976 O Símbolo dos Apóstolos liga a fé no perdão dos pecados à fé no Espírito Santo, mas também à fé na Igreja e na comunhão dos santos. Foi ao dar o Espírito Santo aos Apóstolos que Cristo ressuscitado lhes transmitiu o seu próprio poder divino de perdoar os pecados: «Recebei o Espírito Santo: àqueles a quem perdoardes os pecados, ser-lhes-ão perdoados; e àqueles a quem os retiverdes, ser-lhes-ão retidos» (Jn 20,22-23).
A segunda parte do Catecismo tratará expressamente do perdão dos pecados por meio do Baptismo, do sacramento da Penitência e dos outros sacramentos, sobretudo da Eucaristia. Por isso, basta evocar aqui brevemente alguns dados fundamentais).

I. Um só Baptismo para a remissão dos pecados


977 Nosso Senhor ligou o perdão dos pecados à fé e ao Baptismo: «Ide por todo o mundo e proclamai a Boa-Nova a todas as criaturas. Quem acreditar e for baptizado será salvo» (Mc 16,15-16). O Baptismo é o primeiro e principal sacramento do perdão dos pecados, porque nos une a Cristo, que morreu pelos nossos pecados e ressuscitou para a nossa justificação (546), a fim de que «também nós vivamos numa vida nova» (Rm 6,4).


978 «No momento em que fazemos a nossa primeira profissão de fé, ao receber o santo Baptismo que nos purifica, o perdão que recebemos é tão pleno e total que não fica absolutamente nada por apagar, quer da falta original, quer das faltas cometidas de própria vontade por acção ou omissão; nem qualquer pena a suportar para as expiar [...]. Mas apesar disso, a graça do Baptismo não isenta ninguém de nenhuma das enfermidades da natureza. Pelo contrário, resta-nos ainda combater os movimentos da concupiscência, que não cessam de nos arrastar para o mal» (547).


979 Neste combate contra a inclinação para o mal, quem seria suficientemente forte e vigilante para evitar todas as feridas do pecado? «Portanto, se era necessário que a Igreja tivesse o poder de perdoar os pecados, era também necessário que o Baptismo não fosse para ela o único meio de se servir destas chaves do Reino dos céus que tinha recebido de Jesus Cristo; era necessário que fosse capaz de perdoar as faltas a todos os penitentes que tivessem pecado, até mesmo ao último dia da sua vida» (548).


980 É pelo sacramento da Penitência que o baptizado pode ser reconciliado com Deus e com a Igreja:

«Os Santos Padres tiveram razão quando chamaram à Penitência um "baptismo laborioso" (549).
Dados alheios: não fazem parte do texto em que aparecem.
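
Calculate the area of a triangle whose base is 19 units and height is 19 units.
Area = (1/2) * base * height
Area = (1/2) * 19 * 19
Area = 180.50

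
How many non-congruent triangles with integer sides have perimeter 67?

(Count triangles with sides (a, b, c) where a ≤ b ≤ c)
With a ≤ b ≤ c and a + b + c = 67, the triangle inequality a + b > c gives c < 67/2, so c ≤ 33.
Iterate a from 1 to ⌊p/3⌋ = 22; for each a, b ranges from a to ⌊(p−a)/2⌋ with c = p − a − b, keeping only c ≥ b.
Triples: (1, 33, 33), (2, 32, 33), (3, 31, 33), …
Count = 102 triangles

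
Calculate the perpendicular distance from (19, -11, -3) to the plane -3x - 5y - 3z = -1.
d = |(-3)(19) + (-5)(-11) + (-3)(-3) - (-1)| / √((-3)² + (-5)² + (-3)²) = 8/√43 = 1.22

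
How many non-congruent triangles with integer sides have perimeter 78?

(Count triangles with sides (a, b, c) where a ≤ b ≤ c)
With a ≤ b ≤ c and a + b + c = 78, the triangle inequality a + b > c gives c < 78/2, so c ≤ 38.
Iterate a from 1 to ⌊p/3⌋ = 26; for each a, b ranges from a to ⌊(p−a)/2⌋ with c = p − a − b, keeping only c ≥ b.
Triples: (2, 38, 38), (3, 37, 38), (4, 36, 38), …
Count = 127 triangles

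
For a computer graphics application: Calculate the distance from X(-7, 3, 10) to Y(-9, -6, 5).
d = √[(-2)² + (-9)² + (-5)²] = √110 = 10.49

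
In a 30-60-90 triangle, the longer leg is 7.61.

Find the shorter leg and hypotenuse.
In a 30-60-90 triangle, sides are in ratio 1 : √3 : 2.
Long leg = short leg·√3  →  short leg = 7.61/√3 = 4.394
Hypotenuse = 2·(short leg) = 2·7.61/√3 = 8.787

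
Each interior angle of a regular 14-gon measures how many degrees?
Interior angle of a regular n-gon = (n-2)*180/n
Interior angle = (14-2)*180/14
Interior angle = 12*180/14
Interior angle = 2160/14
Interior angle = 154.29 degrees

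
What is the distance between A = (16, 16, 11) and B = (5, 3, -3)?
d = √[(-11)² + (-13)² + (-14)²] = √486 = 22.05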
Este sacramento da Penitência é necessário para a salvação daqueles que caíram depois do Baptismo, tal como o próprio Baptismo o é para os que ainda não foram regenerados» (550).

546. Cf.
Rm 4,25
547. CatRom 1, 11, 3, P.123.
548. CatRom1, 11, 4, p. 123.
549. São Gregório de Nazianzo, Oratio 39, 17: SC 358,188 (PG 36,356)
550. Concílio de Trento, Sess. 14ª, Doctrina de sacramento Paenitentiae, c. 2: DS 1672


II. O poder das chaves


981 Depois da ressurreição, Cristo enviou os seus Apóstolos «a anunciar a todos os povos o arrependimento em seu nome, com vista à remissão dos pecados» (Lc 24,47). Este «ministério da reconciliação» (2Co 5,18), não o cumprem os Apóstolos e os seus sucessores somente anunciando aos homens o perdão de Deus que nos foi merecido por Jesus Cristo, e chamando-os à conversão e à fé; mas também comunicando-lhes a remissão dos pecados pelo Baptismo e reconciliando-os com Deus e com a Igreja, graças ao poder das chaves recebido de Cristo:

A Igreja «recebeu as chaves do Reino dos céus, para que nela se faça a remissão dos pecados pelo Sangue de Cristo e a acção do Espírito Santo. É nesta Igreja que a alma, morta pelos pecados, recupera a vida para viver com Cristo, cuja graça nos salvou» (551).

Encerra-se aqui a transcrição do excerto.